Taste of the Caribbean: Angela Lee Finds Comfort in Cheese & Bread
Editor’s Note: Cheese & Bread was an integral part of my daily life growing up in St. Croix, and not just because it provided quick, easy and affordable nurishment. The name Cheese & Bread actually carries a double-meaning in many parts of the English-speaking Caribbean. Say it plainly, and people know you’re talking about food. Say it in frustration, and people may think you’re cursing. For example: “Why is the airfare to St. Croix always so expensive? Cheese & Bread, I’ll never get home!” See how easily Cheese & Bread can substitute for “damn” and other curse words? This was an important side benefit giving us kids a way to express some angst without getting in trouble. As for the food, Cheese & Bread remains a snack worth discovering on your next trip to the Caribbean. Here, UC reader Angela Lee, shares her experience doing just that on two recent trips to St. Lucia.
When I think of comfort food here in the States, one of the first things I envision is grilled cheese. Nothing fancy, just bread and cheese. After traveling to St. Lucia, I learned that something so common in the States is also a big part of everyday local cuisine in the Caribbean, albeit with a twist, or in the case of St. Lucia, a handle.
I’m talking about Creole bread, which in St. Lucia is about as local as you can get.
The first time I tried it was when I stopped in at Springs Bakery (pictured above) as part of a shore excursion during a Carnival cruise in June 2010. It was my first time in St. Lucia and I was surprised to discover that the island’s most popular bakery is really just a humble private home. The steaming hot bread came in a brown lunch bag; basic and simple like island life and the grilled cheese so familiar to my stateside sensibilities.
Upon first laying eyes on it, I thought Creole bread looked more like a drumstick. I remember thinking, how handy (no pun intended), bread with a built in handle for convenience! The smaller loaves didn’t come with the nifty handle, but they were equally tasty just the same.
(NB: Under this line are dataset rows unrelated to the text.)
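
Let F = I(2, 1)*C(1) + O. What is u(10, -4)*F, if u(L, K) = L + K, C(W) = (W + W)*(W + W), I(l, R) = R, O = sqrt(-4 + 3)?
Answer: 24 + 6*I ≈ 24.0 + 6.0*I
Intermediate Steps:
O = I (O = sqrt(-1) = I ≈ 1.0*I)
C(W) = 4*W**2 (C(W) = (2*W)*(2*W) = 4*W**2)
F = 4 + I (F = 1*(4*1**2) + I = 1*(4*1) + I = 1*4 + I = 4 + I ≈ 4.0 + 1.0*I)
u(L, K) = K + L
u(10, -4)*F = (-4 + 10)*(4 + I) = 6*(4 + I) = 24 + 6*I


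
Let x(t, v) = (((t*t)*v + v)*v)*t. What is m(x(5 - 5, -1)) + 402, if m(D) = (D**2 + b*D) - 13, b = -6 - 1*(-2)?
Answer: 389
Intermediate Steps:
b = -4 (b = -6 + 2 = -4)
x(t, v) = t*v*(v + v*t**2) (x(t, v) = ((t**2*v + v)*v)*t = ((v*t**2 + v)*v)*t = ((v + v*t**2)*v)*t = (v*(v + v*t**2))*t = t*v*(v + v*t**2))
m(D) = -13 + D**2 - 4*D (m(D) = (D**2 - 4*D) - 13 = -13 + D**2 - 4*D)
m(x(5 - 5, -1)) + 402 = (-13 + ((5 - 5)*(-1)**2*(1 + (5 - 5)**2))**2 - 4*(5 - 5)*(-1)**2*(1 + (5 - 5)**2)) + 402 = (-13 + (0*1*(1 + 0**2))**2 - 0*(1 + 0**2)) + 402 = (-13 + (0*1*(1 + 0))**2 - 0*(1 + 0)) + 402 = (-13 + (0*1*1)**2 - 0) + 402 = (-13 + 0**2 - 4*0) + 402 = (-13 + 0 + 0) + 402 = -13 + 402 = 389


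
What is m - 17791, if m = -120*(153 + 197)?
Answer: -59791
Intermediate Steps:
m = -42000 (m = -120*350 = -42000)
m - 17791 = -42000 - 17791 = -59791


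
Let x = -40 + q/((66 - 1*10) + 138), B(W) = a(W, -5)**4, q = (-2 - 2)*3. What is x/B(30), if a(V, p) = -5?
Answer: -3886/60625 ≈ -0.064099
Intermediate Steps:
q = -12 (q = -4*3 = -12)
B(W) = 625 (B(W) = (-5)**4 = 625)
x = -3886/97 (x = -40 - 12/((66 - 1*10) + 138) = -40 - 12/((66 - 10) + 138) = -40 - 12/(56 + 138) = -40 - 12/194 = -40 + (1/194)*(-12) = -40 - 6/97 = -3886/97 ≈ -40.062)
x/B(30) = -3886/97/625 = -3886/97*1/625 = -3886/60625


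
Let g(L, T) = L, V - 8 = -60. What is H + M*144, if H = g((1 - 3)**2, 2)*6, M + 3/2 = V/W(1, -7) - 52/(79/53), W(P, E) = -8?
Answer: -338088/79 ≈ -4279.6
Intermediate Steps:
V = -52 (V = 8 - 60 = -52)
M = -2361/79 (M = -3/2 + (-52/(-8) - 52/(79/53)) = -3/2 + (-52*(-1/8) - 52/(79*(1/53))) = -3/2 + (13/2 - 52/79/53) = -3/2 + (13/2 - 52*53/79) = -3/2 + (13/2 - 2756/79) = -3/2 - 4485/158 = -2361/79 ≈ -29.886)
H = 24 (H = (1 - 3)**2*6 = (-2)**2*6 = 4*6 = 24)
H + M*144 = 24 - 2361/79*144 = 24 - 339984/79 = -338088/79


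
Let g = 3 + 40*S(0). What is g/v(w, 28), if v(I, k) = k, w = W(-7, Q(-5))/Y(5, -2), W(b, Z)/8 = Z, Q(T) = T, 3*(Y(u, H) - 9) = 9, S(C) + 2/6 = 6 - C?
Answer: 689/84 ≈ 8.2024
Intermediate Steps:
S(C) = 17/3 - C (S(C) = -⅓ + (6 - C) = 17/3 - C)
Y(u, H) = 12 (Y(u, H) = 9 + (⅓)*9 = 9 + 3 = 12)
g = 689/3 (g = 3 + 40*(17/3 - 1*0) = 3 + 40*(17/3 + 0) = 3 + 40*(17/3) = 3 + 680/3 = 689/3 ≈ 229.67)
W(b, Z) = 8*Z
w = -10/3 (w = (8*(-5))/12 = -40*1/12 = -10/3 ≈ -3.3333)
g/v(w, 28) = (689/3)/28 = (689/3)*(1/28) = 689/84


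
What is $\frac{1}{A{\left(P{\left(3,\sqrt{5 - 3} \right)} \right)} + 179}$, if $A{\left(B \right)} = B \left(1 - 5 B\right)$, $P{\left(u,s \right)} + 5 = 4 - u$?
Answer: $\frac{1}{95} \approx 0.010526$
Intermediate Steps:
$P{\left(u,s \right)} = -1 - u$ ($P{\left(u,s \right)} = -5 - \left(-4 + u\right) = -1 - u$)
$\frac{1}{A{\left(P{\left(3,\sqrt{5 - 3} \right)} \right)} + 179} = \frac{1}{\left(-1 - 3\right) \left(1 - 5 \left(-1 - 3\right)\right) + 179} = \frac{1}{- 4 \left(1 - -20\right) + 179} = \frac{1}{- 4 \left(1 + 20\right) + 179} = \frac{1}{\left(-4\right) 21 + 179} = \frac{1}{-84 + 179} = \frac{1}{95}$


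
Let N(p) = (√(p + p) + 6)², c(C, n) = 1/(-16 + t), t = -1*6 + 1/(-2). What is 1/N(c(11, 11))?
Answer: 225/(4*(45 + I*√5)²) ≈ 0.027573 - 0.002747*I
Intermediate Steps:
t = -13/2 (t = -6 - ½ = -13/2 ≈ -6.5000)
c(C, n) = -2/45 (c(C, n) = 1/(-16 - 13/2) = 1/(-45/2) = -2/45)
N(p) = (6 + √2*√p)² (N(p) = (√(2*p) + 6)² = (√2*√p + 6)² = (6 + √2*√p)²)
1/N(c(11, 11)) = 1/((6 + √2*√(-2/45))²) = 1/((6 + √2*(I*√10/15))²) = 1/((6 + 2*I*√5/15)²) = (6 + 2*I*√5/15)⁻²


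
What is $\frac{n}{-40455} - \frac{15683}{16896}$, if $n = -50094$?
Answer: $\frac{23548051}{75947520} \approx 0.31006$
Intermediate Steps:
$\frac{n}{-40455} - \frac{15683}{16896} = - \frac{50094}{-40455} - \frac{15683}{16896} = \left(-50094\right) \left(- \frac{1}{40455}\right) - \frac{15683}{16896} = \frac{5566}{4495} - \frac{15683}{16896} = \frac{23548051}{75947520}$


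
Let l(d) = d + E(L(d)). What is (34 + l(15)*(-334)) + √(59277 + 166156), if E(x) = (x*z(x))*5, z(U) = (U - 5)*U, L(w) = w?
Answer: -3762476 + √225433 ≈ -3.7620e+6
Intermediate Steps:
z(U) = U*(-5 + U) (z(U) = (-5 + U)*U = U*(-5 + U))
E(x) = 5*x²*(-5 + x) (E(x) = (x*(x*(-5 + x)))*5 = (x²*(-5 + x))*5 = 5*x²*(-5 + x))
l(d) = d + 5*d²*(-5 + d)
(34 + l(15)*(-334)) + √(59277 + 166156) = (34 + (15*(1 + 5*15*(-5 + 15)))*(-334)) + √(59277 + 166156) = (34 + (15*(1 + 5*15*10))*(-334)) + √225433 = (34 + (15*(1 + 750))*(-334)) + √225433 = (34 + (15*751)*(-334)) + √225433 = (34 + 11265*(-334)) + √225433 = (34 - 3762510) + √225433 = -3762476 + √225433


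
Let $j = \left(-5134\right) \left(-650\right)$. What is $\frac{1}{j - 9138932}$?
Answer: $- \frac{1}{5801832} \approx -1.7236 \cdot 10^{-7}$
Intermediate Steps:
$j = 3337100$
$\frac{1}{j - 9138932} = \frac{1}{3337100 - 9138932} = \frac{1}{-5801832} = - \frac{1}{5801832}$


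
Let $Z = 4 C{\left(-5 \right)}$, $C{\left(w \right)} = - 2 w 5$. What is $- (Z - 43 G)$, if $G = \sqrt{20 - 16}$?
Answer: $-114$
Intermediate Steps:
$C{\left(w \right)} = - 10 w$
$Z = 200$ ($Z = 4 \left(\left(-10\right) \left(-5\right)\right) = 4 \cdot 50 = 200$)
$G = 2$ ($G = \sqrt{4} = 2$)
$- (Z - 43 G) = - (200 - 86) = \left(-1\right) 114 = -114$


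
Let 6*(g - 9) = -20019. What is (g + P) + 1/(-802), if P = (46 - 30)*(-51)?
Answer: -1661544/401 ≈ -4143.5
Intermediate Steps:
g = -6655/2 (g = 9 + (⅙)*(-20019) = 9 - 6673/2 = -6655/2 ≈ -3327.5)
P = -816 (P = 16*(-51) = -816)
(g + P) + 1/(-802) = (-6655/2 - 816) + 1/(-802) = -8287/2 - 1/802 = -1661544/401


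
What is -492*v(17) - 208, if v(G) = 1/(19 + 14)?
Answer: -2452/11 ≈ -222.91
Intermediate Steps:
v(G) = 1/33
-492*v(17) - 208 = -492*1/33 - 208 = -164/11 - 208 = -2452/11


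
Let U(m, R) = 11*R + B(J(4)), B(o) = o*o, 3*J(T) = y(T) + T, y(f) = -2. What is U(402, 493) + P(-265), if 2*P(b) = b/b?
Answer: 97631/18 ≈ 5423.9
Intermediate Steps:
P(b) = ½ (P(b) = (b/b)/2 = (½)*1 = ½)
J(T) = -⅔ + T/3 (J(T) = (-2 + T)/3 = -⅔ + T/3)
B(o) = o²
U(m, R) = 4/9 + 11*R (U(m, R) = 11*R + (-⅔ + (⅓)*4)² = 11*R + (-⅔ + 4/3)² = 11*R + (⅔)² = 11*R + 4/9 = 4/9 + 11*R)
U(402, 493) + P(-265) = (4/9 + 11*493) + ½ = (4/9 + 5423) + ½ = 48811/9 + ½ = 97631/18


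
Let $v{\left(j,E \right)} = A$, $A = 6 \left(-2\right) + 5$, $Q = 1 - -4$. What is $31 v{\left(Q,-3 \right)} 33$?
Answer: $-7161$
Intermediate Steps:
$Q = 5$ ($Q = 1 + 4 = 5$)
$A = -7$ ($A = -12 + 5 = -7$)
$v{\left(j,E \right)} = -7$
$31 v{\left(Q,-3 \right)} 33 = 31 \left(-7\right) 33 = \left(-217\right) 33 = -7161$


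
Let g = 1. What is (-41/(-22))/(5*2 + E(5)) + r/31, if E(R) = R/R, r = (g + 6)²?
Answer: 13129/7502 ≈ 1.7501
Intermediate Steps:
r = 49 (r = (1 + 6)² = 7² = 49)
E(R) = 1
(-41/(-22))/(5*2 + E(5)) + r/31 = (-41/(-22))/(5*2 + 1) + 49/31 = (-41*(-1/22))/(10 + 1) + 49*(1/31) = (41/22)/11 + 49/31 = (41/22)*(1/11) + 49/31 = 41/242 + 49/31 = 13129/7502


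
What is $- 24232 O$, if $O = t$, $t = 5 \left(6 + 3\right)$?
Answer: $-1090440$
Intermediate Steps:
$t = 45$ ($t = 5 \cdot 9 = 45$)
$O = 45$
$- 24232 O = \left(-24232\right) 45 = -1090440$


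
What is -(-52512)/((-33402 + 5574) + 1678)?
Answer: -26256/13075 ≈ -2.0081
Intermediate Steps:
-(-52512)/((-33402 + 5574) + 1678) = -(-52512)/(-27828 + 1678) = -(-52512)/(-26150) = -(-52512)*(-1)/26150 = -1*26256/13075 = -26256/13075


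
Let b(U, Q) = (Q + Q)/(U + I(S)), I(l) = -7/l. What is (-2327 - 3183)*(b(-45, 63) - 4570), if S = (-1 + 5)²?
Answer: 18317477060/727 ≈ 2.5196e+7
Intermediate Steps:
S = 16 (S = 4² = 16)
b(U, Q) = 2*Q/(-7/16 + U) (b(U, Q) = (Q + Q)/(U - 7/16) = (2*Q)/(U - 7*1/16) = (2*Q)/(U - 7/16) = (2*Q)/(-7/16 + U) = 2*Q/(-7/16 + U))
(-2327 - 3183)*(b(-45, 63) - 4570) = (-2327 - 3183)*(32*63/(-7 + 16*(-45)) - 4570) = -5510*(32*63/(-7 - 720) - 4570) = -5510*(32*63/(-727) - 4570) = -5510*(32*63*(-1/727) - 4570) = -5510*(-2016/727 - 4570) = -5510*(-3324406/727) = 18317477060/727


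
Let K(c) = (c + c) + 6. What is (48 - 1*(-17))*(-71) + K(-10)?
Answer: -4629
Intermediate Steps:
K(c) = 6 + 2*c (K(c) = 2*c + 6 = 6 + 2*c)
(48 - 1*(-17))*(-71) + K(-10) = (48 - 1*(-17))*(-71) + (6 + 2*(-10)) = (48 + 17)*(-71) + (6 - 20) = 65*(-71) - 14 = -4615 - 14 = -4629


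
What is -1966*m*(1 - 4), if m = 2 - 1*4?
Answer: -11796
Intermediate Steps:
m = -2 (m = 2 - 4 = -2)
-1966*m*(1 - 4) = -(-3932)*(1 - 4) = -(-3932)*(-3) = -1966*6 = -11796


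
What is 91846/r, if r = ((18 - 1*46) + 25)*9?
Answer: -91846/27 ≈ -3401.7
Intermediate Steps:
r = -27 (r = ((18 - 46) + 25)*9 = (-28 + 25)*9 = -3*9 = -27)
91846/r = 91846/(-27) = 91846*(-1/27) = -91846/27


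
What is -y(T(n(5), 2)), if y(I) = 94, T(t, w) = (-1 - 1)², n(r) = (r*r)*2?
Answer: -94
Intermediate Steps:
n(r) = 2*r² (n(r) = r²*2 = 2*r²)
T(t, w) = 4 (T(t, w) = (-2)² = 4)
-y(T(n(5), 2)) = -1*94 = -94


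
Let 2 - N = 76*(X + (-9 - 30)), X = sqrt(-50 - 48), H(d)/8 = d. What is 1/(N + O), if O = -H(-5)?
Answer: 1503/4801042 + 133*I*sqrt(2)/2400521 ≈ 0.00031306 + 7.8354e-5*I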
Creole bread is crispy on the outside, and doughy on the inside. The interior texture was a bit like a cross between the perfect New York bagel mixed with a touch of biscuit (I’m a New Yorker with a big heart for bagels). It’s absolutely delicious on its own, but I soon learned that Creole bread can be even better when enjoyed the traditional way, with some thick slices of cheddar cheese. People also like using guava paste, but that is another topic on its own.
On my second trip to St. Lucia in January 2011, I was determined to find more Creole bread, but this time I was staying at the Bay Gardens Inn in Rodney Bay resort area, which is rather far from Springs Bakery. Staff at my hotel were doubtful I’d find some, but I was determined and hungry. So, to end my post, here are a few tips, inspired by Uncommon Caribbean, on how to find your way to the best Creole bread in the Rodney Bay area .
First, walk to the nearest major road, flag down a van with a green “M” license plate (this is the local bus in St. Lucia that is the only way to travel efficiently and cost effectively), and take it to Gros Islet, which is the nearest town.
Next, ask the locals hanging out on the corner where to get Creole bread. Make sure you emphasize “local Creole bread” and not just any bread. If they answer with something like “It’s just up da’ way, right past the gap” (local speak for major intersection), then you’re on the right path.
The place I found using this method had no name. It was just a simple hut at the main gap somewhere between Rodney Bay and Gros Islet. If you go, you’ll know it by the endless stream of locals walking out with steaming brown paper bags filled with baked goodies, and, perhaps, a Fruta juice to wash it down.
The Creole bread there wasn’t quite the caliber of Springs’, but it was special in its own unique way, no doubt made more so by the experience of finding it, and the comfort it provided me on the journey back to my hotel.